Minggu, 5 Oktober 2025

Wisata Aceh

100 Tahun Museum Aceh: Wangi Rempah, Megahnya Sutra, dan Kilau Emas

Wangi rempah, megahnya sutra, dan kilaunya emas menjadikan Aceh tanah taruhan bagi bangsa-bangsa asing.

Editor: Mohamad Yoenus
Serambi Indonesia
PETUGAS museum menjelaskan tentang lukisan taman Bustanul Salatin saat pembukaan Pameran 100 Tahun Museum Aceh, Kamis (30/7/2015). 

Laporan Wartawan Serambi Indonesia, Subur Dani

“Wangi rempah, megahnya sutra, dan kilaunya emas menjadikan Aceh tanah taruhan bagi bangsa-bangsa asing. Cahaya Islam yang menyebar di Nusantara bermula di sini, dari tanah Serambi Mekah. Cendikiawan dengan mahakarya bermunculan, mengundang orang-orang yang haus tuntunan agama datang, inilah Aceh.

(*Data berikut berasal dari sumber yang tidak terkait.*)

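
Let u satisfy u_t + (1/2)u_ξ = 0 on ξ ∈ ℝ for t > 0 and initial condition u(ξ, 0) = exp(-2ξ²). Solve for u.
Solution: By method of characteristics (waves move right with speed 1/2):
Along characteristics ξ - (1/2)t = const, u is constant, so u(ξ,t) = f(ξ - (1/2)t) with f = u(·, 0).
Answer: u(ξ, t) = exp(-2(-t/2 + ξ)²)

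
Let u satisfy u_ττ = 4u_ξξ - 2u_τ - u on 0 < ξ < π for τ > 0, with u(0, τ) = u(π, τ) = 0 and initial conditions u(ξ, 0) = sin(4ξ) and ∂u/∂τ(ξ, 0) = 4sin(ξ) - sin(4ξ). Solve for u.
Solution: Substitute u = exp(-τ)w.
Then u_τ = exp(-τ)(w_τ - w), u_ττ = exp(-τ)(w_ττ - 2w_τ + w), u_ξξ = exp(-τ)w_ξξ; substituting and dividing by exp(-τ), the lower-order terms cancel: w_ττ = 4w_ξξ (standard wave equation).
Data for w: w(ξ,0) = u(ξ,0) = sin(4ξ); w_τ(ξ,0) = u_τ(ξ,0) + u(ξ,0) = 4sin(ξ). The boundary conditions carry over: w(0,τ) = w(π,τ) = 0.
Separating variables: w = Σ [A_n cos(ω_n τ) + B_n sin(ω_n τ)] sin(nξ), ω_n = 2n. From ICs (B_n = velocity coefficient / ω_n): A_4=1, B_1=2.
So w(ξ,τ) = 2sin(ξ)sin(2τ) + sin(4ξ)cos(8τ), and u(ξ,τ) = exp(-τ)w(ξ,τ).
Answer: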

Begitulah kira-kira untaian kata yang tertulis rapi di salah satu sudut dalam Museum Aceh di Jalan STA Mahmud Syah, Banda Aceh.

Kamis (30/7/2015), Museum Aceh yang didirikan pada masa Hindia Belanda dan diresmikan pada 31 Juli 1915 itu genap berusia 100 tahun.

Beragam acara yang digagas Dinas Kebudayaan dan Pariwisata (Disbudpar) Aceh pun dihelat untuk mengenang betapa kokohnya museum tersebut.

Ia adalah salah satu museum tertua di Indonesia yang menyimpan berbagai sejarah Aceh dari masa ke masa.

Museum Aceh
Museum Aceh. (Antara)

Untuk diketahui, Museum Aceh pada awalnya hanyalah sebuah bangunan rumah tradisional Aceh yang kemudian dikembangkan oleh FW Stammeshaus, seorang kurator Museum Aceh pertama pada tahun 1915.

Laman Wikipedia melansir, awalnya Museum Aceh berasal dari paviliun Aceh yang ditempatkan di arena Pameran Kolonial (De Koloniale Tentoonsteling) di Semarang pada 13 Agustus-15 November 1914.

Pada pameran itu ternyata paviliun Aceh menoreh prestasi berkat benda koleksi FW Stammeshaus dan benda-benda pusaka dari pembesar Aceh. Hingga akhirnya pavilun Aceh berhasil memperoleh empat medali emas.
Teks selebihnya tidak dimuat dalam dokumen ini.